Wilfred Thesiger in Africa - A Centenary Exhibition

Wilfred Thesiger in Africa: A Centenary Exhibition
4 June 2010 – 5 June 2011, Pitt Rivers Museum, Oxford (United Kingdom)

©Pitt-Rivers Museum
Probably the greatest traveller of the twentieth century, and one of its greatest explorers, Sir Wilfred Thesiger (1910–2003) is most famous for his journeys in Arabia and his sojourns among the Marsh Arabs in Iraq. Yet fifty of Thesiger’s seventy years travelling, exploring and living in remote places were spent in East and North Africa. Born in Addis Ababa, where his father served as British Minister in charge of the Legation, he lived there until 1919, when his family returned to England.
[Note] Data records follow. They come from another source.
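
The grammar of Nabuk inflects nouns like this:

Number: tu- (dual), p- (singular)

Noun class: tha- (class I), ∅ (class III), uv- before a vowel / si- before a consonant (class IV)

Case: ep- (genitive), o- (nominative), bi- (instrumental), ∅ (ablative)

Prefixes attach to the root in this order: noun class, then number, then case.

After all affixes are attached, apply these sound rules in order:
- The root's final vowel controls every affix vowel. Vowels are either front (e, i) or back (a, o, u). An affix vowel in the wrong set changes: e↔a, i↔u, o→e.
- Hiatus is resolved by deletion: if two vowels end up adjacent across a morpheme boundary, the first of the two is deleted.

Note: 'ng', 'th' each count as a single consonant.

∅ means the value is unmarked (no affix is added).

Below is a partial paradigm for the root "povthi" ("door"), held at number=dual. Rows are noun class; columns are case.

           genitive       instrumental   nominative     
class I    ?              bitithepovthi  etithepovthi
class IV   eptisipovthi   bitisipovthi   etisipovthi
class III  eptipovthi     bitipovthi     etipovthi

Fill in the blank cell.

Attach noun class class I tha- → thapovthi.
Attach number dual tu- → tuthapovthi.
Attach case genitive ep- → eptuthapovthi.
Apply vowel harmony: eptuthapovthi → eptithepovthi.
Vowel deletion: no change.

eptithepovthi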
Longing to return to Ethiopia, in 1930 Thesiger received a personal invitation to Ras Tafari’s coronation as Emperor Haile Selassie, and his life of travel and adventure had begun.
©Pitt-Rivers Museum
This exhibition is the first to explore Thesiger’s lifelong relationship with Africa. He undertook river explorations, wartime service and travels in Ethiopia, political service in the Sudan, travels in the Atlas Mountains of Morocco, and numerous journeys on foot in Kenya and Tanzania. From 1978 Thesiger lived for nine months of each year in Maralal, Kenya, before retiring permanently to England in 1994. Wilfred Thesiger took over 17,000 photographs in Africa, around two-fifths of his entire photographic output, all of which he donated to the Pitt Rivers Museum. Spanning fifty years, the photographs exhibited here document his development as a photographer, in particular as a portraitist. ‘Ever since my time in Northern Darfur,’ Thesiger wrote, ‘it has been people, not places, not hunting, not even exploration, that have mattered to me most.’ Although also known for his romantic landscape images, Thesiger saw these as secondary, ‘a setting for my portraits of the inhabitants’.
This exhibition is also a celebration of the people Thesiger photographed and the diverse cultures they represent. From the Afar (Danakil), Konso and Boran of Ethiopia, the Nuer and Dinka of Sudan, the Berbers of Morocco, and the Samburu and Maasai of Kenya and Tanzania, this exhibition offers historical glimpses of some of the most fascinating cultures and places on the African continent.